Actions5
Overview
The node interacts with the Browserless API to perform various browser automation tasks such as scraping JSON data from web pages, capturing screenshots, generating PDFs, executing custom JavaScript functions in a browser context, and retrieving page content. It is particularly useful for workflows that require automated web data extraction, visual captures of web pages, or running scripts within a browser environment without managing a local browser instance.
For the JSON Scrape operation specifically, the node visits a target URL and extracts structured data by selecting specified elements on the page using CSS selectors. This is beneficial when you want to programmatically gather data from websites that do not provide APIs or when you need to scrape multiple elements efficiently.
Practical examples:
- Extracting product details (price, name, availability) from an e-commerce site.

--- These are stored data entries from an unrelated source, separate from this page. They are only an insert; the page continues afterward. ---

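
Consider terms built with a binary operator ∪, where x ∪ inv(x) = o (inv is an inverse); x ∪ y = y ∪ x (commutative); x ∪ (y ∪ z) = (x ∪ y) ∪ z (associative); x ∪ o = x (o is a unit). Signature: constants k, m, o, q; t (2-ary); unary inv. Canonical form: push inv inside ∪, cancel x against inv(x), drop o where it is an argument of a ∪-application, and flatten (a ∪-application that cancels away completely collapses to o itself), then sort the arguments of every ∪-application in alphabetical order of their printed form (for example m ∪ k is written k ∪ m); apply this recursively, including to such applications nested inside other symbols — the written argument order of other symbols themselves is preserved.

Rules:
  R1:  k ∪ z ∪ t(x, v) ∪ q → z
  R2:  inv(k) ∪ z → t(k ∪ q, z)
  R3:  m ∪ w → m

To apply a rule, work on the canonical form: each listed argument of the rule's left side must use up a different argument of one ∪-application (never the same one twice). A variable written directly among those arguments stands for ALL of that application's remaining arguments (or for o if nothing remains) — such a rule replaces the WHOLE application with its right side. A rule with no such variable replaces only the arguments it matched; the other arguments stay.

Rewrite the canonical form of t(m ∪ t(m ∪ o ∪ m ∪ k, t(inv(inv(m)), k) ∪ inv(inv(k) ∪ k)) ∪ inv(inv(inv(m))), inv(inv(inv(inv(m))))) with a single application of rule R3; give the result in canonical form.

Canonical form:  t(t(k ∪ m ∪ m, t(m, k)), m)
Apply R3:  consuming m;  w := k ∪ m
The variable takes the whole remainder — replace the entire application.
Result:  t(t(m, t(m, k)), m)

Answer: t(t(m, t(m, k)), m)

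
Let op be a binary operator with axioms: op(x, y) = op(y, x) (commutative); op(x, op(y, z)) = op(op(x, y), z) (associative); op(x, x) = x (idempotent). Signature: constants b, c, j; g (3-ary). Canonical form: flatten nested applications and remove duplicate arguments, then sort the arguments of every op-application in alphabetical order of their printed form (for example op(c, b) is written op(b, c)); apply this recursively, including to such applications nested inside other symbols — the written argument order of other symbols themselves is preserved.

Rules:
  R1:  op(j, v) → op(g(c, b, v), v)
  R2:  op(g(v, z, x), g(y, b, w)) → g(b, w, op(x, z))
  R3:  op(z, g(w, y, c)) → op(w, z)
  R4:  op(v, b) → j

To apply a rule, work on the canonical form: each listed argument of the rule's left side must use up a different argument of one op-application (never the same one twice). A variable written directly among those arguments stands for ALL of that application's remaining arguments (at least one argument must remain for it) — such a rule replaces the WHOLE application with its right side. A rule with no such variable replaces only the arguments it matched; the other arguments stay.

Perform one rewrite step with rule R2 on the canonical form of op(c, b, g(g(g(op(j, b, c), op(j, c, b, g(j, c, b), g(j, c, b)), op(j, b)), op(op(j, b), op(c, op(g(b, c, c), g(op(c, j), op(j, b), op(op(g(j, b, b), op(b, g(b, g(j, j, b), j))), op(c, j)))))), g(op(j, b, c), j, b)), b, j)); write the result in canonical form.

Answer: op(b, c, g(g(g(op(b, c, j), op(b, c, g(j, c, b), j), op(b, j)), op(b, c, g(b, c, c), g(op(c, j), op(b, j), op(b, c, g(b, b, op(g(j, j, b), j)), j)), j), g(op(b, c, j), j, b)), b, j))

Derivation:
Canonical form:  op(b, c, g(g(g(op(b, c, j), op(b, c, g(j, c, b), j), op(b, j)), op(b, c, g(b, c, c), g(op(c, j), op(b, j), op(b, c, g(b, g(j, j, b), j), g(j, b, b), j)), j), g(op(b, c, j), j, b)), b, j))
Match R2:  consume g(b, g(j, j, b), j), g(j, b, b);  v := b, w := b, x := j, y := j, z := g(j, j, b)
Giving:  op(b, c, g(g(g(op(b, c, j), op(b, c, g(j, c, b), j), op(b, j)), op(b, c, g(b, c, c), g(op(c, j), op(b, j), op(b, c, g(b, b, op(g(j, j, b), j)), j)), j), g(op(b, c, j), j, b)), b, j))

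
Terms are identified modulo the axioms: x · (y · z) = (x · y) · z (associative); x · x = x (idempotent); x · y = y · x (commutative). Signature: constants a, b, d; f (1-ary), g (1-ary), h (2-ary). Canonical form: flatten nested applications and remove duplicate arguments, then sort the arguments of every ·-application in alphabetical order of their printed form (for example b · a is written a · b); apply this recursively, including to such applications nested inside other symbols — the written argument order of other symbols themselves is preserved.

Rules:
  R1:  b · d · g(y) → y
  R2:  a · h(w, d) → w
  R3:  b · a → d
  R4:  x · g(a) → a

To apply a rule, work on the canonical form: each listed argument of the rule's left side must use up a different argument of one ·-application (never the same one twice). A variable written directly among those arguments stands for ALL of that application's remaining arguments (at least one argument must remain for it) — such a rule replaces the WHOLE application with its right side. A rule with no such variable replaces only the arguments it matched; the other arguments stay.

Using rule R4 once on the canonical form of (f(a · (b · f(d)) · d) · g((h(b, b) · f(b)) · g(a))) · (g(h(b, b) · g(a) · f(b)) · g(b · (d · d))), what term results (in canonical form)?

Answer: f(a · b · d · f(d)) · g(a) · g(b · d)

Derivation:
Canonical form:  f(a · b · d · f(d)) · g(b · d) · g(f(b) · g(a) · h(b, b))
Match R4:  consume g(a);  x := f(b) · h(b, b)
The extension variable absorbs all remaining arguments, so the whole application is rewritten.
New term:  f(a · b · d · f(d)) · g(a) · g(b · d)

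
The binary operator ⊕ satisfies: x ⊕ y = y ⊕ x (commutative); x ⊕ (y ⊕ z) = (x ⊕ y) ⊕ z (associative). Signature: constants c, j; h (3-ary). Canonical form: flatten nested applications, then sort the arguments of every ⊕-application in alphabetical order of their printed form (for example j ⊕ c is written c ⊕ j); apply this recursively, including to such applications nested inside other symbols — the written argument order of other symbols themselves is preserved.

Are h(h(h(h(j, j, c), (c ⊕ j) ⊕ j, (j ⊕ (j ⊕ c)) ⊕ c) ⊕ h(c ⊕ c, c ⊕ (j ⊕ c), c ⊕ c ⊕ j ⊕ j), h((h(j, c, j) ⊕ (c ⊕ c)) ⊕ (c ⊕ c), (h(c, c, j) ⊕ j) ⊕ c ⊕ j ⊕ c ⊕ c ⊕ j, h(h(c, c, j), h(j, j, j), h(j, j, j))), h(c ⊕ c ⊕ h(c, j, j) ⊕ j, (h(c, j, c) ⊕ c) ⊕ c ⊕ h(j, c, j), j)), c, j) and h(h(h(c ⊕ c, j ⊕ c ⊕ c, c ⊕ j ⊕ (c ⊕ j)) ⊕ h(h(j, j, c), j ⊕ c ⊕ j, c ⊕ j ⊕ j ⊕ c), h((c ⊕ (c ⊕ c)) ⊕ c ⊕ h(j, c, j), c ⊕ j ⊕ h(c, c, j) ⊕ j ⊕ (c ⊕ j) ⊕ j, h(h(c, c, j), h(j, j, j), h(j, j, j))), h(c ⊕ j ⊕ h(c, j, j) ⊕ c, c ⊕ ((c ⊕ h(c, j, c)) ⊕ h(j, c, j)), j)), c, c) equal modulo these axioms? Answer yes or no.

Answer: no — h(h(h(c ⊕ c, c ⊕ c ⊕ j, c ⊕ c ⊕ j ⊕ j) ⊕ h(h(j, j, c), c ⊕ j ⊕ j, c ⊕ c ⊕ j ⊕ j), h(c ⊕ c ⊕ c ⊕ c ⊕ h(j, c, j), c ⊕ c ⊕ c ⊕ h(c, c, j) ⊕ j ⊕ j ⊕ j, h(h(c, c, j), h(j, j, j), h(j, j, j))), h(c ⊕ c ⊕ h(c, j, j) ⊕ j, c ⊕ c ⊕ h(c, j, c) ⊕ h(j, c, j), j)), c, j) vs h(h(h(c ⊕ c, c ⊕ c ⊕ j, c ⊕ c ⊕ j ⊕ j) ⊕ h(h(j, j, c), c ⊕ j ⊕ j, c ⊕ c ⊕ j ⊕ j), h(c ⊕ c ⊕ c ⊕ c ⊕ h(j, c, j), c ⊕ c ⊕ h(c, c, j) ⊕ j ⊕ j ⊕ j ⊕ j, h(h(c, c, j), h(j, j, j), h(j, j, j))), h(c ⊕ c ⊕ h(c, j, j) ⊕ j, c ⊕ c ⊕ h(c, j, c) ⊕ h(j, c, j), j)), c, c)

Derivation:
Left:  h(h(h(h(j, j, c), (c ⊕ j) ⊕ j, (j ⊕ (j ⊕ c)) ⊕ c) ⊕ h(c ⊕ c, c ⊕ (j ⊕ c), c ⊕ c ⊕ j ⊕ j), h((h(j, c, j) ⊕ (c ⊕ c)) ⊕ (c ⊕ c), (h(c, c, j) ⊕ j) ⊕ c ⊕ j ⊕ c ⊕ c ⊕ j, h(h(c, c, j), h(j, j, j), h(j, j, j))), h(c ⊕ c ⊕ h(c, j, j) ⊕ j, (h(c, j, c) ⊕ c) ⊕ c ⊕ h(j, c, j), j)), c, j)
  Descend into:  h(h(j, j, c), (c ⊕ j) ⊕ j, (j ⊕ (j ⊕ c)) ⊕ c) ⊕ h(c ⊕ c, c ⊕ (j ⊕ c), c ⊕ c ⊕ j ⊕ j)
  Simplify inside:  h(h(j, j, c), (c ⊕ j) ⊕ j, (j ⊕ (j ⊕ c)) ⊕ c)  →  h(h(j, j, c), c ⊕ j ⊕ j, c ⊕ c ⊕ j ⊕ j)
  Canonicalize subterm:  h(c ⊕ c, c ⊕ (j ⊕ c), c ⊕ c ⊕ j ⊕ j)  →  h(c ⊕ c, c ⊕ c ⊕ j, c ⊕ c ⊕ j ⊕ j)
  Order the arguments:  h(c ⊕ c, c ⊕ c ⊕ j, c ⊕ c ⊕ j ⊕ j) ⊕ h(h(j, j, c), c ⊕ j ⊕ j, c ⊕ c ⊕ j ⊕ j)
  Reassemble:  h(h(h(c ⊕ c, c ⊕ c ⊕ j, c ⊕ c ⊕ j ⊕ j) ⊕ h(h(j, j, c), c ⊕ j ⊕ j, c ⊕ c ⊕ j ⊕ j), h(c ⊕ c ⊕ c ⊕ c ⊕ h(j, c, j), c ⊕ c ⊕ c ⊕ h(c, c, j) ⊕ j ⊕ j ⊕ j, h(h(c, c, j), h(j, j, j), h(j, j, j))), h(c ⊕ c ⊕ h(c, j, j) ⊕ j, c ⊕ c ⊕ h(c, j, c) ⊕ h(j, c, j), j)), c, j)
Right:  h(h(h(c ⊕ c, j ⊕ c ⊕ c, c ⊕ j ⊕ (c ⊕ j)) ⊕ h(h(j, j, c), j ⊕ c ⊕ j, c ⊕ j ⊕ j ⊕ c), h((c ⊕ (c ⊕ c)) ⊕ c ⊕ h(j, c, j), c ⊕ j ⊕ h(c, c, j) ⊕ j ⊕ (c ⊕ j) ⊕ j, h(h(c, c, j), h(j, j, j), h(j, j, j))), h(c ⊕ j ⊕ h(c, j, j) ⊕ c, c ⊕ ((c ⊕ h(c, j, c)) ⊕ h(j, c, j)), j)), c, c)
  Work inside:  h(c ⊕ c, j ⊕ c ⊕ c, c ⊕ j ⊕ (c ⊕ j)) ⊕ h(h(j, j, c), j ⊕ c ⊕ j, c ⊕ j ⊕ j ⊕ c)
  Inside:  h(c ⊕ c, j ⊕ c ⊕ c, c ⊕ j ⊕ (c ⊕ j))  →  h(c ⊕ c, c ⊕ c ⊕ j, c ⊕ c ⊕ j ⊕ j)
  Inside:  h(h(j, j, c), j ⊕ c ⊕ j, c ⊕ j ⊕ j ⊕ c)  →  h(h(j, j, c), c ⊕ j ⊕ j, c ⊕ c ⊕ j ⊕ j)
  Sort:  h(c ⊕ c, c ⊕ c ⊕ j, c ⊕ c ⊕ j ⊕ j) ⊕ h(h(j, j, c), c ⊕ j ⊕ j, c ⊕ c ⊕ j ⊕ j)
  Reassemble:  h(h(h(c ⊕ c, c ⊕ c ⊕ j, c ⊕ c ⊕ j ⊕ j) ⊕ h(h(j, j, c), c ⊕ j ⊕ j, c ⊕ c ⊕ j ⊕ j), h(c ⊕ c ⊕ c ⊕ c ⊕ h(j, c, j), c ⊕ c ⊕ h(c, c, j) ⊕ j ⊕ j ⊕ j ⊕ j, h(h(c, c, j), h(j, j, j), h(j, j, j))), h(c ⊕ c ⊕ h(c, j, j) ⊕ j, c ⊕ c ⊕ h(c, j, c) ⊕ h(j, c, j), j)), c, c)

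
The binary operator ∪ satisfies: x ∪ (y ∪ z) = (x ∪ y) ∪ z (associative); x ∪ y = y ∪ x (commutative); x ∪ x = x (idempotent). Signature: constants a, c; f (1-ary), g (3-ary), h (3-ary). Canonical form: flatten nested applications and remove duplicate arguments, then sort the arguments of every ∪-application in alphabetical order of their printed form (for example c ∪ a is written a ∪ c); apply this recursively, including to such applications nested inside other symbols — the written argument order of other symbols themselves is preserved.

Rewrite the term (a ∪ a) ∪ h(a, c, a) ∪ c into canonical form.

Merge nested applications:  a ∪ a ∪ h(a, c, a) ∪ c
Deduplicate:  drop duplicate a
Order the arguments:  a ∪ c ∪ h(a, c, a)

Answer: a ∪ c ∪ h(a, c, a)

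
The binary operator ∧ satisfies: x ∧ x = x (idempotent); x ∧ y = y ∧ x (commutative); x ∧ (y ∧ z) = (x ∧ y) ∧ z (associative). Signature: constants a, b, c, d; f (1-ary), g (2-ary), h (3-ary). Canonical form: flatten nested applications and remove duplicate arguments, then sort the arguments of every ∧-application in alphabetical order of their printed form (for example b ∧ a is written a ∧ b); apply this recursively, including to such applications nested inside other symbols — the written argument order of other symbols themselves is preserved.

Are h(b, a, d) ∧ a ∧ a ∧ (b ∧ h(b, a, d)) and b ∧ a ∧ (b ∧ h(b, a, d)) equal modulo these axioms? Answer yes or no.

Answer: yes — both canonical forms are a ∧ b ∧ h(b, a, d)

Derivation:
Left:  h(b, a, d) ∧ a ∧ a ∧ (b ∧ h(b, a, d))
  Flatten:  h(b, a, d) ∧ a ∧ a ∧ b ∧ h(b, a, d)
  Drop duplicates:  drop duplicate a, h(b, a, d)
  Sort:  a ∧ b ∧ h(b, a, d)
Right:  b ∧ a ∧ (b ∧ h(b, a, d))
  Merge nested applications:  b ∧ a ∧ b ∧ h(b, a, d)
  Deduplicate:  drop duplicate b
  Sort:  a ∧ b ∧ h(b, a, d)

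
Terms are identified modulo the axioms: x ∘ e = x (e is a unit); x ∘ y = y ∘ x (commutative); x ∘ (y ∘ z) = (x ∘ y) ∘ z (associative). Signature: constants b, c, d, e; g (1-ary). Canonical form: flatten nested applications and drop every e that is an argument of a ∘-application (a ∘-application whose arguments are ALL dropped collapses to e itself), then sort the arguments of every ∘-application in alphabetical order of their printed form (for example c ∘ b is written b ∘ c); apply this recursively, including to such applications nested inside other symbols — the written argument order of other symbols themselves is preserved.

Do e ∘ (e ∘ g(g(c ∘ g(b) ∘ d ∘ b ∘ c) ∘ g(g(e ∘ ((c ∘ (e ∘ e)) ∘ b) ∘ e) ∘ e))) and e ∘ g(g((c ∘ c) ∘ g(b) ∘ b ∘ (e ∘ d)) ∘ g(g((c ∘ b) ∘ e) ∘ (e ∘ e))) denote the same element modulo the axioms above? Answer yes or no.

Left:  e ∘ (e ∘ g(g(c ∘ g(b) ∘ d ∘ b ∘ c) ∘ g(g(e ∘ ((c ∘ (e ∘ e)) ∘ b) ∘ e) ∘ e)))
  Flatten:  e ∘ e ∘ g(g(c ∘ g(b) ∘ d ∘ b ∘ c) ∘ g(g(e ∘ ((c ∘ (e ∘ e)) ∘ b) ∘ e) ∘ e))
  Simplify inside:  g(g(c ∘ g(b) ∘ d ∘ b ∘ c) ∘ g(g(e ∘ ((c ∘ (e ∘ e)) ∘ b) ∘ e) ∘ e))  →  g(g(b ∘ c ∘ c ∘ d ∘ g(b)) ∘ g(g(b ∘ c)))
  Unit:  drop e (×2)
  Order the arguments:  g(g(b ∘ c ∘ c ∘ d ∘ g(b)) ∘ g(g(b ∘ c)))
Right:  e ∘ g(g((c ∘ c) ∘ g(b) ∘ b ∘ (e ∘ d)) ∘ g(g((c ∘ b) ∘ e) ∘ (e ∘ e)))
  Inside:  g(g((c ∘ c) ∘ g(b) ∘ b ∘ (e ∘ d)) ∘ g(g((c ∘ b) ∘ e) ∘ (e ∘ e)))  →  g(g(b ∘ c ∘ c ∘ d ∘ g(b)) ∘ g(g(b ∘ c)))
  Unit:  drop e
  Order the arguments:  g(g(b ∘ c ∘ c ∘ d ∘ g(b)) ∘ g(g(b ∘ c)))

Answer: yes — both canonical forms are g(g(b ∘ c ∘ c ∘ d ∘ g(b)) ∘ g(g(b ∘ c)))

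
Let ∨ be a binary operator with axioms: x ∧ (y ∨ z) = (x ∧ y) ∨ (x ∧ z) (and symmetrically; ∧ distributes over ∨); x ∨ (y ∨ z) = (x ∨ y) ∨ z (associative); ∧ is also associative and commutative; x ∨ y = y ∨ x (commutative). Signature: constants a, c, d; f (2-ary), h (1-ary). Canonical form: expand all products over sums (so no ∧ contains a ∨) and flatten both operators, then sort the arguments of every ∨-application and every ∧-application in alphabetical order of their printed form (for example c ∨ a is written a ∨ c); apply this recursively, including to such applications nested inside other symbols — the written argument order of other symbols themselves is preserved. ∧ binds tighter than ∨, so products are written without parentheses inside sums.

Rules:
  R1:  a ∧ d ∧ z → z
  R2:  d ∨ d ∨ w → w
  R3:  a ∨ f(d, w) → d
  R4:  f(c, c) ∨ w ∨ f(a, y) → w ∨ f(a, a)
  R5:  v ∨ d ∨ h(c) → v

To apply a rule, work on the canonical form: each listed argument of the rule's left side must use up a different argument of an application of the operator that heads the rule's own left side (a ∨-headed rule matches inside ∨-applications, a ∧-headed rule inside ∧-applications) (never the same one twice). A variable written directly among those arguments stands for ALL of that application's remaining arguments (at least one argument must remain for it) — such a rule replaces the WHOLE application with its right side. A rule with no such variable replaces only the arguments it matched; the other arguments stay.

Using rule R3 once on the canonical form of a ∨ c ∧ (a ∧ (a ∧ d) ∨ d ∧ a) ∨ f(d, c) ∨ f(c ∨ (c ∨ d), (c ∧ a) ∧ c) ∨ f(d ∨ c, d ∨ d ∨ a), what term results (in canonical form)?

Answer: a ∧ a ∧ c ∧ d ∨ a ∧ c ∧ d ∨ d ∨ f(c ∨ c ∨ d, a ∧ c ∧ c) ∨ f(c ∨ d, a ∨ d ∨ d)

Derivation:
Canonical form:  a ∨ a ∧ a ∧ c ∧ d ∨ a ∧ c ∧ d ∨ f(c ∨ c ∨ d, a ∧ c ∧ c) ∨ f(c ∨ d, a ∨ d ∨ d) ∨ f(d, c)
Apply R3:  consuming a, f(d, c);  w := c
Result:  a ∧ a ∧ c ∧ d ∨ a ∧ c ∧ d ∨ d ∨ f(c ∨ c ∨ d, a ∧ c ∧ c) ∨ f(c ∨ d, a ∨ d ∨ d)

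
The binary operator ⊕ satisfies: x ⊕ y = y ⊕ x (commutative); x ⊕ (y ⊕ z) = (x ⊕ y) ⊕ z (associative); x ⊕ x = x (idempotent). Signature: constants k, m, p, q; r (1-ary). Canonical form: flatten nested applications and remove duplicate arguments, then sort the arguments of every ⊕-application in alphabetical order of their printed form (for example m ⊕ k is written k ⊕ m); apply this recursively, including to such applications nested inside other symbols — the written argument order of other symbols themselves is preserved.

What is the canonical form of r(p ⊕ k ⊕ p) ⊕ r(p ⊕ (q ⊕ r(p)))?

Canonicalize subterm:  r(p ⊕ k ⊕ p)  →  r(k ⊕ p)
Canonicalize subterm:  r(p ⊕ (q ⊕ r(p)))  →  r(p ⊕ q ⊕ r(p))
Sort:  r(k ⊕ p) ⊕ r(p ⊕ q ⊕ r(p))

Answer: r(k ⊕ p) ⊕ r(p ⊕ q ⊕ r(p))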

- Gathering news headlines and summaries from a news portal.
- Collecting user reviews or comments from a social media page.
Properties
Name | Meaning |
---|---|
URL | The target webpage URL to visit and scrape data from. |
Elements | A collection of elements to scrape, each defined by: - Selector: CSS selector string to identify the element(s) on the page. - Timeout: Time in milliseconds to wait for the element before scraping it. |
Flattened Output | Boolean flag indicating whether to flatten the scraped JSON output into a simpler structure (true ) or keep the nested structure (false ). |
Browser Options | Various options to configure the browser session: - BlockAds: Block advertisement network traffic. - Headless: Run browser without UI. - Ignore HTTPS Errors. - Stealth mode to avoid bot detection. - User Data Dir: Path for session persistence. - TrackingId: Arbitrary ID for tracking. - Keep Alive: Time to keep browser running after session. - Flags: Command-line flags passed to Chrome. |
Additional Options | Extra configurations including: - Http Headers: Custom headers sent with requests. - Inject Script: Add custom JavaScript via script tags. - Inject Style: Add custom CSS styles. - Authentication: HTTP basic auth credentials. - Cookies: HTTP cookies to set. - Goto Options: Navigation timeout and event to wait for. - Reject Request Pattern/Resource Types: Block certain requests. - Request Interceptors: Modify outgoing requests. - User Agent: Custom user agent string. - Wait For: Selector or event to wait for before scraping. - Set JavaScript Enabled: Enable or disable JS execution. - Viewport: Screen size and device emulation settings. |
Output
The output is a JSON array where each item corresponds to one input item processed. For the JSON Scrape operation:
- The
json
field contains the scraped data extracted from the specified elements on the page. - If "Flattened Output" is enabled, the nested scraped results are transformed into a flat structure for easier consumption.
- No binary data is produced for this operation.
Example output snippet (simplified):
[
{
"element1": "Extracted text or attribute",
"element2": "Another extracted value"
}
]
Dependencies
- Requires access to the Browserless API service, which provides headless Chrome instances for browser automation.
- Needs an API key credential configured in n8n to authenticate requests to the Browserless API.
- Network connectivity to the target URLs and Browserless API endpoint.
Troubleshooting
Common issues:
- Invalid or unreachable URL: Ensure the URL is correct and accessible.
- Incorrect CSS selectors: Verify selectors match elements on the page; otherwise, no data will be scraped.
- Timeout errors: Increase element timeout or navigation timeout if pages load slowly.
- Authentication failures: Provide valid HTTP basic authentication if required by the target site.
- API quota limits or invalid API key: Check Browserless API usage and credentials.
Error messages:
"Request failed"
or"Timeout exceeded"
: Usually means the page did not load or element was not found in time. Adjust timeouts or check network."Authentication required"
: Missing or incorrect credentials for the target website."Invalid API key"
: Problem with Browserless API authentication; verify API key setup in n8n.